My mom did not like the television. In fact, she hated it. Along with many others, she called it “the idiot box.” So we had rules involving when we could watch TV and what we could watch.
The TV was in the dining room, tucked into the corner right next to the kitchen, where we ate. Dinner time was one of those times when we were not allowed to watch TV.
One night, though, there was something on TV, I don’t remember what, which could not be ignored, it was that important. So important, I don’t remember what it was. Whatever it was, though, caused the TV to emit an incantation which put us into a spell. We three kids coped as subtly as possible. We did not rush into the dining room en masse. One at a time we’d get up from the table and slip very quickly to the doorway from which we could peer at the TV for a couple of seconds before returning to our chairs.

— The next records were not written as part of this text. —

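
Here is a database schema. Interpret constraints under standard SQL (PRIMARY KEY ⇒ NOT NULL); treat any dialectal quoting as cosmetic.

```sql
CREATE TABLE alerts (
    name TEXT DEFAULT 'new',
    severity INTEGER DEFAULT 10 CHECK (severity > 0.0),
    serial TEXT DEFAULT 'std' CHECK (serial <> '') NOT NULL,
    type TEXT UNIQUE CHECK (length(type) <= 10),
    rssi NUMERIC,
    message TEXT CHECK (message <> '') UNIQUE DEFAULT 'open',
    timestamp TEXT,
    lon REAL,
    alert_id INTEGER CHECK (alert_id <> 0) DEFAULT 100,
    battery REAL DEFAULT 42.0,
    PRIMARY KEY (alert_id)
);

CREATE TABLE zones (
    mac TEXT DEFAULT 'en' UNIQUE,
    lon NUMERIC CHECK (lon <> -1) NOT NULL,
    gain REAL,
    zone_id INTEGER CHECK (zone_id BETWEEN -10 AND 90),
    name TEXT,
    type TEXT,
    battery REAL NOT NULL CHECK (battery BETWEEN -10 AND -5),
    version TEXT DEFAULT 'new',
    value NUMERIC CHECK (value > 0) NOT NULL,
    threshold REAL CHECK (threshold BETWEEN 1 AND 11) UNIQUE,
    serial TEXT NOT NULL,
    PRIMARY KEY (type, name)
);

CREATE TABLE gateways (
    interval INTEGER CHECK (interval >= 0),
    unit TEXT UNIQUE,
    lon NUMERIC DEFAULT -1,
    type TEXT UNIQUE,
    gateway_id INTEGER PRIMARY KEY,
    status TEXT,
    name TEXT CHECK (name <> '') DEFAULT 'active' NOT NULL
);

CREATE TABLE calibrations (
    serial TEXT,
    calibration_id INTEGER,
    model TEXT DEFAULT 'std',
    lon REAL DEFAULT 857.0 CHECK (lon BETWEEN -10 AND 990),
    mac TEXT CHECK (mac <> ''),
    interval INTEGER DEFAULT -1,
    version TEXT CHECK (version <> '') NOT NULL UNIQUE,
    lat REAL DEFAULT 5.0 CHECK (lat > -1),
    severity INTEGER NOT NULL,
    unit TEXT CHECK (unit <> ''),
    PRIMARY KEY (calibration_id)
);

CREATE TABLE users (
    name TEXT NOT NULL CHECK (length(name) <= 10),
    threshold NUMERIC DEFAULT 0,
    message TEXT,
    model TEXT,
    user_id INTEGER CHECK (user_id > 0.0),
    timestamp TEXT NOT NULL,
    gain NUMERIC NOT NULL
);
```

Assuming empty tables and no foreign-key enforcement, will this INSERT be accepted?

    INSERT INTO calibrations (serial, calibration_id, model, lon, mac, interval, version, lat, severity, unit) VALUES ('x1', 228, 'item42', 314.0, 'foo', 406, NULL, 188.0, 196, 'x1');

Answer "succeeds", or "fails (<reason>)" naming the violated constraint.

version is explicitly set to NULL, but version is declared NOT NULL.

fails (NOT NULL on version)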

One at a time. You know, so my mom wouldn’t notice one of us was missing for a few seconds.
My mother sat there stewing. Until she got up, walked into the dining room and kicked the TV in. I mean, she broke it. Whatever we were watching was gone. So was the TV for the week it took the repair shop to fix it.
My mother exhibited no guilt whatsoever. In retrospect, I found her power and physical strength awesome. But I’ve had guilt about watching “the idiot box” ever since.
My mom’s spirit is omnipresent in my life, so that’s why I read while being TV-ed. But mom had a good, impish sense of humor; I can feel her smiling as she watches me read in front of the TV. She knows I’m cheating, I know I’m cheating. And anyway, I think she’d like this British crime show.